35b. Melarikan Riun (2)

208 66 2
                                    

Semua merasa ucapan Jala itu ada benarnya.

"Ya sudah, kita masuk ke sana. Tapi gimana caranya?" tanya Deka.

"Betang itu isinya sebagian besar laki-laki, Deka. Kalian akan menjadi sasaran empuk kalau masuk ke sana," sahut Nuraini.

"Siapa sebenarnya penghuni betang itu?"

"Kamu tahu tukang pukul? Kalau aku lihat, mereka dibayar untuk melindungi para pedagang. Aku pernah melihat pemimpinnya mengawal kapal-kapal dagang milik penduduk desa."

"Waduh, berarti mereka bukan musuh yang enteng."

Nuraini menggeleng sambil berdecak. "Sama sekali bukan."

Deka berpaling pada Jala. "Kamu ikut berpikir, dong, gimana masuk ke sana tanpa ketahuan. Aku nggak mau jadi sasaran sumpitan!"

Jala membuka mulut, namun Deka tidak mau memberinya kesempatan untuk membantah. "Jangan sampai Urai terluka gara-gara kamu. Kalau sampai terjadi sesuatu padanya, aku akan memburumu sampai ke ujung neraka!"

Jata hanya menatapnya dengan santai.

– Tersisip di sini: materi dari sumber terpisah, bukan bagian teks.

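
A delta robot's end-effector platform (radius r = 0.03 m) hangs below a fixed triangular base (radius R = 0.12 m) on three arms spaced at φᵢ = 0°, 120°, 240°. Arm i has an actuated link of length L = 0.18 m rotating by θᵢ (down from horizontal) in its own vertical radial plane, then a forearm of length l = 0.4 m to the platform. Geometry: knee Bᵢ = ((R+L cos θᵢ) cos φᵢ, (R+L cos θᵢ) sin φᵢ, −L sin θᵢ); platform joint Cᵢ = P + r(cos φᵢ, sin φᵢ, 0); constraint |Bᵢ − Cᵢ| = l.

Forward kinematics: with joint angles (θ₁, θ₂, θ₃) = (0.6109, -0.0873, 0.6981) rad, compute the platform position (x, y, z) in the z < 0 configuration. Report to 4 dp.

(-0.0496, 0.1152, -0.3569)

centre 1 = (0.2374·cos0.0°, 0.2374·sin0.0°, -0.1032) = (0.2374, 0.0000, -0.1032)
arm 2 at φ=120.0°: e+L cos θ2 = 0.2693;  centre 2 = (-0.1347, 0.2332, 0.0157)
arm 3 at φ=240.0°: e+L cos θ3 = 0.2279;  centre 3 = (-0.1139, -0.1974, -0.1157)
subtract pairs → two planes through P
plane₁₂: -0.7442x+0.4665y+0.2379z = 0.0057
Cramer: x(z) = -0.0024+0.1324z;  y(z) = 0.0085-0.2988z
sphere 1 gives Az²+Bz+C=0 with A=1.1068, B=0.1379, C=-0.0918;  B²−4AC=0.4253;  roots -0.3569, 0.2323;  negative root z = -0.3569
x = -0.0496, y = 0.1152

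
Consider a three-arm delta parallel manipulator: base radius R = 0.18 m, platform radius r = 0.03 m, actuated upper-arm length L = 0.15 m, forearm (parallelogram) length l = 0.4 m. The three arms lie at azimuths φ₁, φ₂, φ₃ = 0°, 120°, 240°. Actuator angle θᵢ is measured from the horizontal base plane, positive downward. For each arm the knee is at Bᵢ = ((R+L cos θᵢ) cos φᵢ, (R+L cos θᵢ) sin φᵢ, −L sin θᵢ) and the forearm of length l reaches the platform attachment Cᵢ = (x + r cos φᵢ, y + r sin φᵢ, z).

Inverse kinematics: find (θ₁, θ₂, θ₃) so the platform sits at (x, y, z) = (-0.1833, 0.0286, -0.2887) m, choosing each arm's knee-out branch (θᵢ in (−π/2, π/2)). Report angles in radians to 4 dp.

θ₁ = 1.3088, θ₂ = -0.2620, θ₃ = 0.0872

rotate P by −φ1: (-0.1833, 0.0286, -0.2887)
  e−x'=0.3333;  (l²−L²−(e−x')²−y'²−z²)/2L = -0.1925
  γ=atan2(-0.2887,0.3333)=-0.7138;  ψ=arccos(-0.4366)=2.0226;  θ1=γ+ψ≈1.3088
arm 2 (φ=120.0°): x'=0.1164, y'=0.1444
  A=0.0336, B=-0.2887, C=(l²−L²−A²−y'²−z²)/(2L)=0.1072
  γ=atan2(-0.2887,0.0336)=-1.4550;  ψ=arccos(0.3688)=1.1930;  θ2=γ+ψ≈-0.2620
φ3=240.0° → target in arm frame (0.0669, -0.1730)
  e−x'=0.0831;  (l²−L²−(e−x')²−y'²−z²)/2L = 0.0577
  γ=atan2(-0.2887,0.0831)=-1.2905;  ψ=arccos(0.1919)=1.3776;  θ3=γ+ψ≈0.0872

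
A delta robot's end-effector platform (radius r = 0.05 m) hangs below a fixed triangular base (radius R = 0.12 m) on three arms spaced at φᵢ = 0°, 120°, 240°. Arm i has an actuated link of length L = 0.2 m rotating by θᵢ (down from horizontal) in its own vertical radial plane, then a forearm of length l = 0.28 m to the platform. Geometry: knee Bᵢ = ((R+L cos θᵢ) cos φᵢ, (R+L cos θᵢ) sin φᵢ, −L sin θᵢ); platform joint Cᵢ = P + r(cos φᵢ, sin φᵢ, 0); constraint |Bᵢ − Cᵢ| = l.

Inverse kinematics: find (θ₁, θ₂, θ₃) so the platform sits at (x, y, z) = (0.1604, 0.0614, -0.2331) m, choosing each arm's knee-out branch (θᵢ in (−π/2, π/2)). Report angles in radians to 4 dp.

θ₁ = -0.0875, θ₂ = 0.9599, θ₃ = 1.3090

arm 1 (φ=0.0°): x'=0.1604, y'=0.0614
  A=-0.0904, B=-0.2331, C=(l²−L²−A²−y'²−z²)/(2L)=-0.0697
  θ1 = atan2(B,A) + arccos(C/0.2500) = -0.0875
rotate P by −φ2: (-0.0270, -0.1696, -0.2331)
  A cos θ + B sin θ = C:  0.0970·cos θ + -0.2331·sin θ = -0.1353
  √(A²+B²)=0.2525;  θ2 = -1.1764+2.1363 ≈ 0.9599
arm 3 (φ=240.0°): x'=-0.1334, y'=0.1082
  A=0.2034, B=-0.2331, C=(l²−L²−A²−y'²−z²)/(2L)=-0.1725
  γ=atan2(-0.2331,0.2034)=-0.8534;  ψ=arccos(-0.5577)=2.1624;  θ3=γ+ψ≈1.3090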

Deka sama sekali tidak menakutkan saat marah. Matanya membulat, alisnya terangkat dan bibirnya mengerucut. Sangat lucu.

"Tebarkan beras di jalan yang akan kita lalui. Beras itu akan membentuk tabir tak kasat mata."

Deka memicing penuh curiga mendengar saran itu. "Begitukah? Kamu tahu banget seluk beluk beras ini."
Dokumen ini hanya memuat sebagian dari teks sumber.